Koha 3.2 has a lot of small differences, but the biggies are these:

  • Ability to Batch Modify Items
  • Ability to Batch Delete Items
  • A complete rewrite of the label maker
  • A complete rewrite of the patron card creator
  • A complete rewrite of how budgets are handled
  • More patron permissions
  • Check out messages
  • Fast add cataloging (manual page and tutorial video).
  • Custom RSS feeds
  • SOPAC integration
  • Enhancements to Acquisitions including those that allow for ordering over Z39.50 and from a staged marc file
  • The ability to merge bib records (manual page and tutorial video).
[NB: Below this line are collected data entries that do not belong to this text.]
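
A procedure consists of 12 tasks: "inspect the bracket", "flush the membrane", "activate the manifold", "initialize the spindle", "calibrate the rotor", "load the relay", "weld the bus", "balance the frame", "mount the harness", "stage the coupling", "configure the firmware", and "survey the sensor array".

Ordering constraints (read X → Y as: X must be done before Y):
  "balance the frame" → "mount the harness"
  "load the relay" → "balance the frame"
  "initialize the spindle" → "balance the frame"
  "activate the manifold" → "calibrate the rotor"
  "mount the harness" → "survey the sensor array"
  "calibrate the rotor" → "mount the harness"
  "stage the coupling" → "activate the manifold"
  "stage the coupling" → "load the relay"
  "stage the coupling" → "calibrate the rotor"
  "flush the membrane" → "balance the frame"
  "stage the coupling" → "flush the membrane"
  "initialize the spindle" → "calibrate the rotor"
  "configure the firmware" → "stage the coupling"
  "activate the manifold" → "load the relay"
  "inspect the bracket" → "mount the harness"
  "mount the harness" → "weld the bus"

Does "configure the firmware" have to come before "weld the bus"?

Chaining the stated constraints: "configure the firmware" → "stage the coupling" → "calibrate the rotor" → "mount the harness" → "weld the bus".
So "configure the firmware" must precede "weld the bus" in any valid ordering.

Yes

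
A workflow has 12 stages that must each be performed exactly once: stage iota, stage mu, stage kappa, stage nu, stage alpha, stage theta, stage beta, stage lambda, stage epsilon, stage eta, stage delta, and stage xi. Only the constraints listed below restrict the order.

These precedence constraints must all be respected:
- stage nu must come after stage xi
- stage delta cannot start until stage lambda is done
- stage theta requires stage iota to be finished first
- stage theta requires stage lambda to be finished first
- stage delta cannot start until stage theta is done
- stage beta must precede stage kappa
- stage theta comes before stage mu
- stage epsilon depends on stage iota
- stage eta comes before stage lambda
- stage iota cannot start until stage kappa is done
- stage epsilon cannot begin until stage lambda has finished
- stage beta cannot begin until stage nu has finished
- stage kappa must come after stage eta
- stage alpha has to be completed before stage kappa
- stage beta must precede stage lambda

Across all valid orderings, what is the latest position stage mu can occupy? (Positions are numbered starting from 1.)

12

Nothing depends on stage mu, so it can be the final stage, position 12.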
  1. Hmm, can Koha be used for personal home collections? Also, my teacher and I are arguing whether or not Koha is a ILS or not. Can you clarify for us?

  2. Amanda,

    Can it be used at home? Sure, but it’s a bit of an overkill for that because it is a complete integrated library system. It has every module necessary to run your library and is being used my libraries worldwide for that very purpose. In addition to having a cataloging module (needed for cataloging your home and/or library collection) it has patron management, circulation management, acquisitions, serials, reporting, Z39.50 integration and various library specific statuses and tools.

    I’d be interested in talking to this teacher of yours – sounds like one of the professors I had in library school that I promptly dropped for another once I realized he didn’t know a darn thing about the library technology.

    What exactly is his/her argument to say it’s not an ILS?

    Back to the home user, Koha does store data in MARC format (and MARCXML), so unless that home user is a librarian it might be a bit too confusing for the average book lover. That said, there have been discussions amongst the developers about allowing data to be stored in other metadata formats – making it easier for the home user to catalog their own personal collection.

  3. Amanda,

    Koha can absolutely be used for private collections. That’s one of the services my company offers. As Nicole says, MARC can be a little overwhelming, but I’ll actually be working on an “easy cataloging interface” today (what a pleasant coincidence), so that non-librarians will be able to enter basic bibliographic information without knowing what the difference between a 240, 245, and 246 is. I hope this feature will make it into 3.4.

    I, too, am curious about your teacher’s argument (or your argument) that Koha is not an ILS. I always thought that an ILS supported acquisitions, cataloging, circulation, and serials management functions, as well as providing an OPAC, and Koha has all those features.

  4. Jared that is awesome news! Too bad you won’t be at KohaCon to work with all of us around to help.

    Also, thanks for adding the OPAC as a feature – I somehow forgot that when making my first reply.